Brokatzky-Geiger: I’ve had a chance to better understand what Novartis is doing in Corporate Responsibility, our programs, our initiatives – where we have succeeded and where we can improve.
Overall, I think we are doing well in several areas – improving the governance of Corporate Responsibility at a global level, upgrading our reporting to external stakeholders and continuing our strong commitment to expanding access to healthcare. We are also doing some excellent work in minimizing our environmental impact as a company. And we have taken several steps to strengthen our approach to integrity and compliance.
Our efforts were recognized in 2014: Novartis was one of the Global 100 Most Sustainable Companies by Corporate Knights, was included in the Dow Jones Sustainability World, FTSE4Good and UN Global Compact 100 indices, and achieved Silver Class status in the “Sustainability Yearbook” from RobecoSAM.
At the same time, we need to keep making progress. We will continue to improve our transparency and disclosure, through better reporting. We will be doing more work to reduce our environmental footprint and reduce emissions – where we have some great programs already underway. We need to continue to ensure we create a culture of integrity at Novartis and demonstrate ethical leadership, because as a global leader in healthcare, we have a responsibility to serve as a role model. That means striving to go beyond the basic standards, regulations and the stipulations of the law to exceed expectations wherever we can.
In terms of access to healthcare, we are of course very proud that our products reach more than one billion people each year. But we need to be asking ourselves: what more can we do to improve access?
What are the biggest achievements for Novartis CR this year?
Brokatzky-Geiger: The Board of Directors Governance, Nomination and Corporate Responsibilities Committee met for the first time with its expanded mandate, and supported our proposal to enhance CR governance by creating a new Access to Medicine Committee. This committee, which includes leaders from each of the company’s key businesses, will establish guiding principles for access programs and assess opportunities for Novartis to continue expanding access.
Transparent reporting has always been a central part of our commitment to corporate responsibility, and we have publicly reported on our performance through our Annual Report and several online and printed materials since 2000. In 2014, we have taken several steps to upgrade the company’s reporting on Corporate Responsibility: publishing the company’s first materiality analysis results report and the company’s first CR Performance Report, which consolidates information previously published in our separate GRI; Health, Safety and Environment; and United Nations Global Compact reports.

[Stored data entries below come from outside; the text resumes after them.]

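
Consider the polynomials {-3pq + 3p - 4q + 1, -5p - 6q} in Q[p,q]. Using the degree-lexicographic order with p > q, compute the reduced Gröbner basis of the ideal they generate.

G = {q^2 - 19/9q + 5/18, p + 6/5q}

f_1 = -3pq + 3p - 4q + 1, LT = pq.
f_2 = -5p - 6q, LT = p.

S(f_1,f_2): lcm = pq. S = -6/5q^2 - p + 4/3q - 1/3.
  reduce S modulo (f_1, f_2):
  remainder -6/5q^2 + 38/15q - 1/3 ≠ 0; add g_3 = -6/5q^2 + 38/15q - 1/3 to the basis.

The other S-polynomials (S(f_1,g_3), S(f_2,g_3)) all reduce to 0 modulo the current basis, so we have a Gröbner basis.
Inter-reduce: drop elements whose leading term is divisible by another's, tail-reduce, and make monic.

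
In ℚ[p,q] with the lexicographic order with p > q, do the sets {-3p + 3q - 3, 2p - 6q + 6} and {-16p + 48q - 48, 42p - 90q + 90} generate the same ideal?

Yes, the ideals are equal.

Two ideals are equal iff their reduced Gröbner bases coincide (the reduced basis is unique for a fixed ordering).
Buchberger on the first generating set:
f_1 = -3p + 3q - 3, LT = p.
f_2 = 2p - 6q + 6, LT = p.

S(f_1,f_2): lcm = p. S = 2q - 2.
  leading term q: no divisor's leading term divides it; move 2q to the remainder.
  leading term 1: no divisor's leading term divides it; move -2 to the remainder.
  remainder 2q - 2 ≠ 0; add g_3 = 2q - 2 to the basis.

The other S-polynomials (S(f_1,g_3), S(f_2,g_3)) all reduce to 0 modulo the current basis, so we have a Gröbner basis.
Inter-reduce: drop elements whose leading term is divisible by another's, tail-reduce, and make monic.
Reduced Gröbner basis: {p, q - 1}.

Buchberger on the second generating set:
h_1 = -16p + 48q - 48, LT = p.
h_2 = 42p - 90q + 90, LT = p.

S(h_1,h_2): lcm = p. S = -6/7q + 6/7.
  leading term q: no divisor's leading term divides it; move -6/7q to the remainder.
  leading term 1: no divisor's leading term divides it; move 6/7 to the remainder.
  remainder -6/7q + 6/7 ≠ 0; add k_3 = -6/7q + 6/7 to the basis.

The other S-polynomials (S(h_1,k_3), S(h_2,k_3)) all reduce to 0 modulo the current basis, so we have a Gröbner basis.
Inter-reduce: drop elements whose leading term is divisible by another's, tail-reduce, and make monic.
Reduced Gröbner basis: {p, q - 1}.

These coincide, so the ideals are equal.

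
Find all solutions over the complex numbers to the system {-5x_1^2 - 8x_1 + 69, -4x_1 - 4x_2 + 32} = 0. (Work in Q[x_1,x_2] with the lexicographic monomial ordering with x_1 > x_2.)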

We have also seen significant achievements in our major access programs: for example, the Novartis Foundation launched its new leprosy strategy, and the Malaria Initiative team drove a highly successful cross-divisional internal engagement campaign, with associates funding almost 500,000 treatments for Malaria No More’s Power of One campaign. Both of these efforts are examples of how we are making real progress in helping people worldwide secure the medicine they need, regardless of where they live.
How do you see CR evolving in the future at Novartis?
Brokatzky-Geiger: As a science-based, innovative medicines company, we’re proud of our role in helping people live longer, healthier lives. The combination of responsible business and a focus on science is what drives us, and is the core of our corporate responsibility efforts. We take this responsibility very seriously – because it’s the right thing to do for society and the right thing to do for our business.
Corporate responsibility means building value for both our shareholders and for society. Our goal is to make Novartis the very best example in our industry – and beyond – of how these two goals come together.